This is book three in the Sins of the City series, and it wraps up the thread of mystery that has been running through the previous books. I’m not sure if I can avoid revealing some spoilers from the first two books, and you really need to read the whole series to get full understanding of what is going on. In fact, this one backtracks somewhat to start with, to reveal some of the details from the end of book two. An investigation has been going on to find the missing children of the deceased Earl of Moreton who had married and then abandoned a young woman without divorcing her. She subsequently gave birth to twins, named Repentance and Regret, the male of which is the legal heir to the title. The twins have been unaware of this situation, living their lives as trapeze artists in London under the names of Pen and Greta Starling.
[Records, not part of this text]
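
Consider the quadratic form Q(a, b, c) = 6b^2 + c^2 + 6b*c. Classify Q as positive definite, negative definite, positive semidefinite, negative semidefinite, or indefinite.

indefinite

The associated matrix is A = [[0, 0, 0], [0, 6, 3], [0, 3, 1]].
Row-reducing A symmetrically gives the diagonal entries 0, 6, -1/2.
So there are 1 positive, 1 negative, 1 zero pivots.
Hence Q is indefinite.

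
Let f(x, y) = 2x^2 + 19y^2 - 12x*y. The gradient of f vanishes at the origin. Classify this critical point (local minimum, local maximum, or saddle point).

The Hessian at the origin is H = [[4, -12], [-12, 38]].
det H = 4·38 − (-12)² = 8 > 0 and H[1,1] = 4 > 0, so H is positive definite.
Therefore the origin is a local minimum.

local minimum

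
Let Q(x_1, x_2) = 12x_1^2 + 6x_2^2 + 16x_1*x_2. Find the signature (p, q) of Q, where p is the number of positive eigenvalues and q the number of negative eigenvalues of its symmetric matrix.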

Mark Braglewicz is a private enquiry agent who has become involved in finding the twins after his friends Clem and Nathanial (and their respective lovers) have been targets of someone also trying to find Pen and kill him. He manages to bump into Pen as if by accident, and they end up going for a drink without revealing his true purpose. However, he is immediately captivated by Pen’s appearance – you see, Pen is what we would call trans or non-binary gender now. He’s slender and graceful, he’s got long flowing hair and he isn’t like anyone Mark has met before. Ms Charles has written a very believable character in Pen – he’s got his flaws, but he’s also not afraid of who he is and is fluid in his sexuality, able to wear earrings, face paint and chiffon or a tailored suit when required. He’s also quite sure that he doesn’t want to be the next earl after Mark reveals the situation to him. To do so would mean giving up his identity, to assume a life that would smother his individuality, and he wants Mark to drop the investigation and pretend Pen couldn’t be found.
For his part, Mark is an honest man, who has gone though life with one arm, and is comfortable enough with that disability. He’s had relations with both men and women, but he desires Pen in ways that take him by surprise. He takes Pen to the Jack and Knave, where the rest of gay community there accepts Pen for who he is, and it isn’t long before their attraction turns intimate. These two have amazing chemistry, and while Mark wants to do right by Pen, he’s also aware that there is someone out there who is willing to murder anyone who gets in the way and the case needs to be solved before that happens again. He ends up sending Pen and Greta to Crowmarsh, the estate home for the earl’s family, hoping this will keep Pen safe while the details of the inheritance are dealt with.
Naturally, this isn’t the best solution and Pen has to deal with his uncle Desmond who wants the earldom for himself and thinks Pen is lower than pond scum. It’s also clear that the killer has also managed to find Pen, and Mark has to figure out what’s going on before Pen ends up dead. There’s plenty of twists and red herrings, mixed in with the Victorian era family drama, and it all came to a satisfying conclusion. There was somewhat less romance in this as compared to the first two books, with the mystery being more dominant, but it was still enjoyable and well done. There’s likely so much more I could say about this, but you just have to read the series for yourself! Ms Charles can bring the angst, the drama and the humor together every time, and I highly recommend all of her books. I leave you with this quote that sums up the relationship between Pen and Mark:
“But you want me,” Pen said. “Not me as a man or a woman, or me without the difficult parts. Just me.”
“Just you,” Mark agreed. “All of you. The Pen, the whole Pen, and nothing but the Pen, so help me God.”